With its new legal authority, the CDC issued an Order Suspending Introduction of Certain Persons from Countries where a Communicable Disease Exists. Specifically, this order suspends the introduction of persons lacking documentation that demonstrates their authorization to enter the United States from accessing the territory of the United States from its land borders with Mexico and Canada. The CDC Order, initially implemented for a thirty-day period, was extended once. Yesterday an extension was issued that stated that the order "shall remain in effect until the CDC Director determines that the danger of further introduction of COVID-19 into the United States from covered aliens has ceased to be a serious danger to the public health."
 
With the application of this new policy, according to official government statistics, in March and April alone, more than 20,000 persons, including unaccompanied children, were expelled or denied admission to the United States on its southern border with Mexico. And, between March 21 and May 14, the U.S. government conducted only 59 screening interviews under the Convention Against Torture, with just two findings of reasonable fear.
 
The Regulation and the CDC Order leave no doubt that their effect is to prevent access of people without proper documentation to the United States and completely fail to guarantee that the prohibition on the introduction of non-citizens to the United States for public health reasons guarantee protects against refoulement. Under international law, non-refoulement is a principle that forbids a country receiving asylum seekers from returning them to a country or territory in which they would be in likely danger of persecution.
 
Also, the guidance provided to Customs and Border Protection (CBP) on how to implement the CDC Order makes no mention of refugee status determination procedures, and completely undermines the identification of individuals in need of protection under the Convention Against Torture by limiting the procedures to those persons “that make an affirmative, spontaneous and reasonably believable claim”. As CBP is also refusing to process asylum applicants at ports of entry, the U.S. government has exacerbated its contradictory stance of discouraging unauthorized crossings yet failing to provide regular channels for those seeking protection.
 
According to CBP, the first weeks of implementation of the regulation by way of the CDC Order led to more than 80% of people without proper documentation who arrived at the southern border being returned to Mexico within two hours of their arrival.
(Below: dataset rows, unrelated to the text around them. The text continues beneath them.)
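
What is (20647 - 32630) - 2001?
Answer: -13984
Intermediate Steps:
(20647 - 32630) - 2001 = -11983 - 2001 = -13984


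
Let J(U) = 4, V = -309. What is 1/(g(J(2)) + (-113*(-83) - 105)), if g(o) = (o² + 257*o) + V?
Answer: 1/10009 ≈ 9.9910e-5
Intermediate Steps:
g(o) = -309 + o² + 257*o (g(o) = (o² + 257*o) - 309 = -309 + o² + 257*o)
1/(g(J(2)) + (-113*(-83) - 105)) = 1/((-309 + 4² + 257*4) + (-113*(-83) - 105)) = 1/((-309 + 16 + 1028) + (9379 - 105)) = 1/(735 + 9274) = 1/10009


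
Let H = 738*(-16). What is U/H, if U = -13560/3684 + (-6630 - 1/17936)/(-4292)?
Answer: 50481768493/279061566953472 ≈ 0.00018090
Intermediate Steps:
H = -11808
U = -50481768493/23633262784 (U = -13560*1/3684 + (-6630 - 1*1/17936)*(-1/4292) = -1130/307 + (-6630 - 1/17936)*(-1/4292) = -1130/307 - 118915681/17936*(-1/4292) = -1130/307 + 118915681/76981312 = -50481768493/23633262784 ≈ -2.1360)
U/H = -50481768493/23633262784/(-11808) = -50481768493/23633262784*(-1/11808) = 50481768493/279061566953472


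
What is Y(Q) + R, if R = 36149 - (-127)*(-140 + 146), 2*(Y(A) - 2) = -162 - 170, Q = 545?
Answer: 36747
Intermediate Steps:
Y(A) = -164 (Y(A) = 2 + (-162 - 170)/2 = 2 + (1/2)*(-332) = 2 - 166 = -164)
R = 36911 (R = 36149 - (-127)*6 = 36149 - 1*(-762) = 36149 + 762 = 36911)
Y(Q) + R = -164 + 36911 = 36747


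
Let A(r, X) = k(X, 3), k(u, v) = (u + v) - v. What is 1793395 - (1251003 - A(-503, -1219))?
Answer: 541173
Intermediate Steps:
k(u, v) = u
A(r, X) = X
1793395 - (1251003 - A(-503, -1219)) = 1793395 - (1251003 - 1*(-1219)) = 1793395 - (1251003 + 1219) = 1793395 - 1*1252222 = 1793395 - 1252222 = 541173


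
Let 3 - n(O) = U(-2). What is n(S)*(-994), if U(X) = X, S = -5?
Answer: -4970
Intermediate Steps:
n(O) = 5 (n(O) = 3 - 1*(-2) = 3 + 2 = 5)
n(S)*(-994) = 5*(-994) = -4970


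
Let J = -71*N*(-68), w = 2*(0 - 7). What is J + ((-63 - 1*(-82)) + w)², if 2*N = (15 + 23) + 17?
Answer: 132795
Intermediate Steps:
N = 55/2 (N = ((15 + 23) + 17)/2 = (38 + 17)/2 = (½)*55 = 55/2 ≈ 27.500)
w = -14 (w = 2*(-7) = -14)
J = 132770 (J = -71*55/2*(-68) = -3905/2*(-68) = 132770)
J + ((-63 - 1*(-82)) + w)² = 132770 + ((-63 - 1*(-82)) - 14)² = 132770 + ((-63 + 82) - 14)² = 132770 + (19 - 14)² = 132770 + 5² = 132770 + 25 = 132795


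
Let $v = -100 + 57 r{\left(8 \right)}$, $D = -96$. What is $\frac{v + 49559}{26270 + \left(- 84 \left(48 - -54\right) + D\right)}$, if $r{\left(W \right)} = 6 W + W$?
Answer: $\frac{52651}{17606} \approx 2.9905$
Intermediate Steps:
$r{\left(W \right)} = 7 W$
$v = 3092$ ($v = -100 + 57 \cdot 7 \cdot 8 = -100 + 57 \cdot 56 = -100 + 3192 = 3092$)
$\frac{v + 49559}{26270 + \left(- 84 \left(48 - -54\right) + D\right)} = \frac{3092 + 49559}{26270 - \left(96 + 84 \left(48 - -54\right)\right)} = \frac{52651}{26270 - \left(96 + 84 \left(48 + 54\right)\right)} = \frac{52651}{26270 - 8664} = \frac{52651}{17606}$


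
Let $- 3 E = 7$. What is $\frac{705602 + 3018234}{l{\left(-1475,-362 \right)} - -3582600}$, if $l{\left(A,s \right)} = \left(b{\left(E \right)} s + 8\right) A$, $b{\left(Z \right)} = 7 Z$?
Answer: $- \frac{5585754}{7725575} \approx -0.72302$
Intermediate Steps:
$E = - \frac{7}{3}$ ($E = \left(- \frac{1}{3}\right) 7 = - \frac{7}{3} \approx -2.3333$)
$l{\left(A,s \right)} = A \left(8 - \frac{49 s}{3}\right)$ ($l{\left(A,s \right)} = \left(7 \left(- \frac{7}{3}\right) s + 8\right) A = \left(- \frac{49 s}{3} + 8\right) A = \left(8 - \frac{49 s}{3}\right) A = A \left(8 - \frac{49 s}{3}\right)$)
$\frac{705602 + 3018234}{l{\left(-1475,-362 \right)} - -3582600} = \frac{705602 + 3018234}{\frac{1}{3} \left(-1475\right) \left(24 - -17738\right) - -3582600} = \frac{3723836}{\frac{1}{3} \left(-1475\right) \left(24 + 17738\right) + 3582600} = \frac{3723836}{\frac{1}{3} \left(-1475\right) 17762 + 3582600} = \frac{3723836}{- \frac{26198950}{3} + 3582600} = \frac{3723836}{- \frac{15451150}{3}} = 3723836 \left(- \frac{3}{15451150}\right) = - \frac{5585754}{7725575}$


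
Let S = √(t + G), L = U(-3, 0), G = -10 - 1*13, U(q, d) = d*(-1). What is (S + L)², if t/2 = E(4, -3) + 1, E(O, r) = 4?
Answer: -13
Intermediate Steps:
U(q, d) = -d
t = 10 (t = 2*(4 + 1) = 2*5 = 10)
G = -23 (G = -10 - 13 = -23)
L = 0 (L = -1*0 = 0)
S = I*√13 (S = √(10 - 23) = √(-13) = I*√13 ≈ 3.6056*I)
(S + L)² = (I*√13 + 0)² = (I*√13)² = -13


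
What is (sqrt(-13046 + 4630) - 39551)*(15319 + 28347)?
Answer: -1727033966 + 174664*I*sqrt(526) ≈ -1.727e+9 + 4.0059e+6*I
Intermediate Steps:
(sqrt(-13046 + 4630) - 39551)*(15319 + 28347) = (sqrt(-8416) - 39551)*43666 = (4*I*sqrt(526) - 39551)*43666 = (-39551 + 4*I*sqrt(526))*43666 = -1727033966 + 174664*I*sqrt(526)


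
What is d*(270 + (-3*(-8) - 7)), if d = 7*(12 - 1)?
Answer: 22099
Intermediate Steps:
d = 77 (d = 7*11 = 77)
d*(270 + (-3*(-8) - 7)) = 77*(270 + (-3*(-8) - 7)) = 77*(270 + (24 - 7)) = 77*(270 + 17) = 77*287 = 22099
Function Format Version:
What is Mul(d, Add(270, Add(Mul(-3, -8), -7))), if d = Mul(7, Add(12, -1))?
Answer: 22099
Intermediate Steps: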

With the application of this new policy, the United States has completely eliminated the possibility of seeking international protection on the border and forced vulnerable migrants to return to dangerous Mexican border towns where they lack safe shelter, food and water. In this context, the possibility of social distancing or hygiene practices aimed at preventing coronavirus contagions is almost non-existent.
 
Furthermore, there have been several documented cases of asylum seekers who have been expelled from the United States to Mexico’s northern border who are then subject to Mexican migration enforcement. Some of those asylum seekers have been detained and forcibly transferred to Mexico’s southern border, abandoned there or been forced to cross clandestinely into neighboring Guatemala despite border closures. Once in Guatemala, migrants face the risk of apprehension and detention due to transiting during curfew hours or must try to cross back into Mexico on their own. In this way, the regulation and CDC Order are leaving migrants and asylum seekers in situations of extreme vulnerability amidst border closings and tightened enforcement across the region due to the pandemic. The risks to their lives and integrity are tremendous.
 
Based on these, in the presentation of the urgent appeal the organizations asked the United Nations’ Rapporteur on the Human Rights of Migrants, among other things, to: 
  • Call on the United States to urgently re-establish asylum processing at the southern border in line with the principle of non-refoulement, guaranteeing procedures that protect the life, integrity and procedural rights of asylum seekers; and allow those asylum seekers who have been expelled to have an immediate opportunity to renew their asylum claim with the U.S;
  • Call on the United States to immediately rescind the CDC order and the related regulation, suspending all summary expulsions pursuant to the new policies;
  • Call on the United States to temporarily suspend all deportations, irrespective of their legality under domestic and international law, for the duration of the global pandemic for the coronavirus.